1. The following information is taken from the Statement of Affairs of XYZ Corp.:
Assets pledged with fully secured liabilities (fair market value P75,000) P90,000
Assets pledged with partially sec. Liabilities (fair market value P52,000) 74,000
Free assets (current fair value P40,000) 70,000
Unsecured liabilities with priority 7,000
Fully secured liabilities 30,000
Partially secured liabilities 60,000
Unsecured liabilities without priority 112,000

The estimated amount payable to unsecured creditors without priority is:


The estimated amount payable to partially secured creditors is:

2. Intel Company is being liquidated. The trustee has determined that the unsecured claims will receive P0.35 on the
peso. Advanced Company holds a P1,000,000 mortgage note receivable from Intel Company that is secured by trading
securities with P750,000 carrying value having a market value of P820,000. How much will Advanced Company
expects to recover from Intel?

3. The following data were taken from the statement of realization and liquidation of Light Company for the quarter
ended September 30, 2013.
Liabilities to be liquidated P1,425,000
Supplementary charges 845,500
Liabilities not liquidated 1,050,000
Supplementary credits 962,500
Assets acquired 680,000
Liabilities liquidated 790,000
Assets to be realized 537,500
Assets realized 875,000
Liabilities assumed 415,000

The beginning balances of ordinary shares and retained earnings are P510,000 and P148,000, respectively. The net
income for the period is P437,000. How much is the ending cash balance?
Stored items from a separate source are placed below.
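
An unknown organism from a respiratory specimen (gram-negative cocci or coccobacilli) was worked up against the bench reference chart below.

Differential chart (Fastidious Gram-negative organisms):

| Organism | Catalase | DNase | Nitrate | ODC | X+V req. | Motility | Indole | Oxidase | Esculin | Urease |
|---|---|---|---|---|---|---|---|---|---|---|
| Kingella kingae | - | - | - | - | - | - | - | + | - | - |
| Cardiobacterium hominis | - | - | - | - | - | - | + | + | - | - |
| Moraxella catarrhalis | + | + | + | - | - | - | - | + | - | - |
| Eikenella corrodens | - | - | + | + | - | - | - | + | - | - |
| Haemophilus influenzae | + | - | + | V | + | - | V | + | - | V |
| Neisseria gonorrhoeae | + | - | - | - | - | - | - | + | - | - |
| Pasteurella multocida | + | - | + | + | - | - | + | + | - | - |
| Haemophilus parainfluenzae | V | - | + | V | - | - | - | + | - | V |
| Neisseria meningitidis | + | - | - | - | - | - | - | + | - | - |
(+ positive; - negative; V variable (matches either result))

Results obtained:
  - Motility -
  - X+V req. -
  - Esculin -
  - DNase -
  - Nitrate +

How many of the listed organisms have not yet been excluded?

3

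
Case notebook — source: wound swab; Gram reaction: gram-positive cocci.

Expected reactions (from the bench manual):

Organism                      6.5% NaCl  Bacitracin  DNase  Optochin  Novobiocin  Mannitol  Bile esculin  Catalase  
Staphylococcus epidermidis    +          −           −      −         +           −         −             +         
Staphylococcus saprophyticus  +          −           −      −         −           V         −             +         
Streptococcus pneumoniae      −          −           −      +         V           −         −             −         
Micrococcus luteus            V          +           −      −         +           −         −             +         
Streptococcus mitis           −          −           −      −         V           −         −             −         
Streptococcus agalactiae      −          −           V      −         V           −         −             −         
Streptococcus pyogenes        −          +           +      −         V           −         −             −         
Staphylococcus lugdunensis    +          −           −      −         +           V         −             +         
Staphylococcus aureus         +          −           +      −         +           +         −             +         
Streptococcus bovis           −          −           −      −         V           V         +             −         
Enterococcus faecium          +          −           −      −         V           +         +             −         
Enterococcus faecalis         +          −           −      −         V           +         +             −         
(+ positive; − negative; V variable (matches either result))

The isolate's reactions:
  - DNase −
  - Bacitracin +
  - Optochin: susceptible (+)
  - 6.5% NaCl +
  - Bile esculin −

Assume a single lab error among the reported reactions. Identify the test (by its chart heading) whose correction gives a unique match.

Optochin

As reported, no row in the chart matches all 5 reactions.
Reversing Optochin (to −) → unique match: Micrococcus luteus.
Reversing Bacitracin → still no organism matches.
Reversing DNase → still no organism matches.
Reversing Bile esculin → still no organism matches.
Reversing 6.5% NaCl → still no organism matches.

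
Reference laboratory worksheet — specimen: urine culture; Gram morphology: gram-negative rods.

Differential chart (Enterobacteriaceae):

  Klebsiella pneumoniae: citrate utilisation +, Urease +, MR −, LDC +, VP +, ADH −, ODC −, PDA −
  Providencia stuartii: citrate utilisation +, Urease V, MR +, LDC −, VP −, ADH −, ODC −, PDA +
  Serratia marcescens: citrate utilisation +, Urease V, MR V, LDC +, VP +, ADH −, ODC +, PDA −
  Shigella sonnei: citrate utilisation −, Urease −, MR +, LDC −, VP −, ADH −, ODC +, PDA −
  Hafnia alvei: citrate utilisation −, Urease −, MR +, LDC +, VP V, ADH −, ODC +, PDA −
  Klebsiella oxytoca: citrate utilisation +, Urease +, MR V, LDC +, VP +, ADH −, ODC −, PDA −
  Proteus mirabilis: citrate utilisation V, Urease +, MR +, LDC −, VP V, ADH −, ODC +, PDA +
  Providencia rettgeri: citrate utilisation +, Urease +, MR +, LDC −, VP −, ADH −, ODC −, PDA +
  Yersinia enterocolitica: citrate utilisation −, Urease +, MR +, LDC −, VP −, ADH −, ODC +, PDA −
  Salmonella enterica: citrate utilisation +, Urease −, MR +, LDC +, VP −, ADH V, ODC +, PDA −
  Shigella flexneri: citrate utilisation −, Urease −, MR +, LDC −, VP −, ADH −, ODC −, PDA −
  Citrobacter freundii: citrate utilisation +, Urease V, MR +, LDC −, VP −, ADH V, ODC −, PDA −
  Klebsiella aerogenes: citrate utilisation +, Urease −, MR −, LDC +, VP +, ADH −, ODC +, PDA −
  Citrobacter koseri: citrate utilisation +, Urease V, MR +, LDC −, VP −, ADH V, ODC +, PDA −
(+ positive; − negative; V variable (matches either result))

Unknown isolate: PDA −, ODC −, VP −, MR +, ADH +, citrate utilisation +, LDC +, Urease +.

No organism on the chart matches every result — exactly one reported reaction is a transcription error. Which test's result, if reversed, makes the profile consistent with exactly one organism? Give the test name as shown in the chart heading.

LDC

As reported, no row in the chart matches all 8 reactions.
Reversing LDC (to −) → unique match: Citrobacter freundii.
Reversing citrate utilisation → still no organism matches.
Reversing MR → still no organism matches.
Reversing ODC → still no organism matches.
Reversing PDA → still no organism matches.
Reversing ADH → still no organism matches.
Reversing VP → still no organism matches.
Reversing Urease → still no organism matches.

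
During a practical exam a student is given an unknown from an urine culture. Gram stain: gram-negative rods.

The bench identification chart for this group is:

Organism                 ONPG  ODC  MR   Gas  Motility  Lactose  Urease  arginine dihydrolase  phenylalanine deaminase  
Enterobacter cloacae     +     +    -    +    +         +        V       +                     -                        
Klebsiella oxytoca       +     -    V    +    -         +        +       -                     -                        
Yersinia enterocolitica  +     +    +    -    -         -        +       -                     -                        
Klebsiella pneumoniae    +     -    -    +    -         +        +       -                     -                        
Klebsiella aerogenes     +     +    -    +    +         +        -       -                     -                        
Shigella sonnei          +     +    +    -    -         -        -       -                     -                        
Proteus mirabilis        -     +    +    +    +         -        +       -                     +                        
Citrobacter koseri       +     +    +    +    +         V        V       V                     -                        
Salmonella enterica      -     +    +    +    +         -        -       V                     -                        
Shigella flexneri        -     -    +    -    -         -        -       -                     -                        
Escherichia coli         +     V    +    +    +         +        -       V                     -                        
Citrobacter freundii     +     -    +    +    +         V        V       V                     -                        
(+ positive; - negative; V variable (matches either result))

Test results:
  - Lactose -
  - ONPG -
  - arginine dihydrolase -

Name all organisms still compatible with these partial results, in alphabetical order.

Proteus mirabilis, Salmonella enterica, Shigella flexneri

ONPG -: excludes 9 organisms — 3 left.
arginine dihydrolase -: all 3 remaining candidates are consistent.
Lactose -: all 3 remaining candidates are consistent.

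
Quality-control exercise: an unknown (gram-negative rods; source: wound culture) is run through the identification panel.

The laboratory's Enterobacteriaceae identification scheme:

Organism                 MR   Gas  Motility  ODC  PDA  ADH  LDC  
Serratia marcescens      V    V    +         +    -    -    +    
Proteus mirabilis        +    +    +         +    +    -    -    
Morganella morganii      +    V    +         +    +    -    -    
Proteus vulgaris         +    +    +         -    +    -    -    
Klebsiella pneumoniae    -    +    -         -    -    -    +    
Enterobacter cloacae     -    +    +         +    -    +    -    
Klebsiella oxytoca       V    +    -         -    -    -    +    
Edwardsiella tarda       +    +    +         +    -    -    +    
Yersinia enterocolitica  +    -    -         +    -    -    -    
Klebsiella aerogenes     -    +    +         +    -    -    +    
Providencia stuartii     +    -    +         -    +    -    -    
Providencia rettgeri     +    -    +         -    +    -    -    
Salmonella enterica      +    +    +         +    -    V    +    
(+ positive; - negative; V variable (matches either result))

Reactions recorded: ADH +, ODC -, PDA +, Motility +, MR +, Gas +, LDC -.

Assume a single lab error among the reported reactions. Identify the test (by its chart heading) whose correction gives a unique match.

ADH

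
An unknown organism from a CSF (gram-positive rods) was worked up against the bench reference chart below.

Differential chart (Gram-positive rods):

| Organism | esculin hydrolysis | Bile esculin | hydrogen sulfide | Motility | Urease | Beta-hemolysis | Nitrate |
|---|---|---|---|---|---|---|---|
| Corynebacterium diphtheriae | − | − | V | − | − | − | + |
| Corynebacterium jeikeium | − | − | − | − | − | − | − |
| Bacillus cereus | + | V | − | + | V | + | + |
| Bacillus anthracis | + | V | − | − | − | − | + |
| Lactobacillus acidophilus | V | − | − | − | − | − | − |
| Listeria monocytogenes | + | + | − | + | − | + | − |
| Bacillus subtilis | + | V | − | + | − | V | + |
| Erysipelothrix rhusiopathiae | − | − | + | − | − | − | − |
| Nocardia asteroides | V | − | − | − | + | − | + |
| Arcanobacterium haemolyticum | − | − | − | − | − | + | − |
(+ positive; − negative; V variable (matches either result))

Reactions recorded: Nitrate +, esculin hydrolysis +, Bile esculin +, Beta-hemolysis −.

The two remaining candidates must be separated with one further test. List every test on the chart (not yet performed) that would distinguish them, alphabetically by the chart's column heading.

esculin hydrolysis +: excludes Corynebacterium diphtheriae, Corynebacterium jeikeium, Erysipelothrix rhusiopathiae, Arcanobacterium haemolyticum — 6 left.
Nitrate +: excludes Lactobacillus acidophilus, Listeria monocytogenes — 4 left.
Beta-hemolysis −: excludes Bacillus cereus — 3 left.
Bile esculin +: excludes Nocardia asteroides — 2 left.
Two candidates remain: Bacillus anthracis and Bacillus subtilis.
  hydrogen sulfide: − vs − — same for both, does not separate.
  Motility: Bacillus anthracis −, Bacillus subtilis + — discriminates.
  Urease: − vs − — same for both, does not separate.

Motility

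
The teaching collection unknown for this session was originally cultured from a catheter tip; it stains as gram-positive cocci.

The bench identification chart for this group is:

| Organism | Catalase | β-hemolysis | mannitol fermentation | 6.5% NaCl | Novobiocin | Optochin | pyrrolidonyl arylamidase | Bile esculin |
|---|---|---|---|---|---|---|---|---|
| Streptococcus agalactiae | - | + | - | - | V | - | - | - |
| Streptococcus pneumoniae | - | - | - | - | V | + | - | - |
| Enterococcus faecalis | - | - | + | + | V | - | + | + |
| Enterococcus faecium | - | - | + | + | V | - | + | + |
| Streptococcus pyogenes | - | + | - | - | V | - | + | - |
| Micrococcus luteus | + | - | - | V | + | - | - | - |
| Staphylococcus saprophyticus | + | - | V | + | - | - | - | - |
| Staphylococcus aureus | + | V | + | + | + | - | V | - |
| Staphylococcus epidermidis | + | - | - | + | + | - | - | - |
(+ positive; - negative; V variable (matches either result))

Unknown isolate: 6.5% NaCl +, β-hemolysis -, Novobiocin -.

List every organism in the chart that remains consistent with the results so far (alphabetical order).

Enterococcus faecalis, Enterococcus faecium, Staphylococcus saprophyticus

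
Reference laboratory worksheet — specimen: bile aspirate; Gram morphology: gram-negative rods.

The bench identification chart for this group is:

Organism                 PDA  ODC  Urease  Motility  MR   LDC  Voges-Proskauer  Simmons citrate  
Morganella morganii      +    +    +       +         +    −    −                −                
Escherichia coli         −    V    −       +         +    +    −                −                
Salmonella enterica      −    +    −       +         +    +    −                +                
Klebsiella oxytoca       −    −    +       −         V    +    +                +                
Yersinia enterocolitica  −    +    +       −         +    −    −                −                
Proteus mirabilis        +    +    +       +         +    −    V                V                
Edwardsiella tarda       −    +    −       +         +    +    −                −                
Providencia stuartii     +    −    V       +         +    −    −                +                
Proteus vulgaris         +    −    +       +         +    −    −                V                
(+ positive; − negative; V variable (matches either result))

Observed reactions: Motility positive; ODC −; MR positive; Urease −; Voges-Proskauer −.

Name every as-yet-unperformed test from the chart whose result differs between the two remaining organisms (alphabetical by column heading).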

4. The following information are related to Greek Corporation which is undergoing liquidation:
a. Bonds payable amounting to P73,600 is secured by merchandise inventory with book value of P123,000 and net
realizable value of 2/3 of recorded amount.
b. Of the P195,600 accounts payable, P55,000 is secured by equipment with carrying amount of P76,800 which is
70% realizable.
c. Building with carrying amount of P129,000 has a net realizable value of P99,000.
d. Other unrecorded liabilities are accrued interest on bonds, P3,100; salaries payable, P17,400; taxes payable,
P11,600 and trustee’s fee, P8,500.
e. Cash available prior to liquidation amounts to P11,900.
f. Total assets of Greek Corporation presented in the Statement of Financial Position prior to liquidation amounts to
P480,000 .Remaining assets other than those whose realizable value were mentioned above have NRV of 60% of
recorded amount, except for prepaid expenses and goodwill amounting to P7,600 and P22,000, respectively
g. Total liabilities of the company prior to liquidation amounts to P380,000.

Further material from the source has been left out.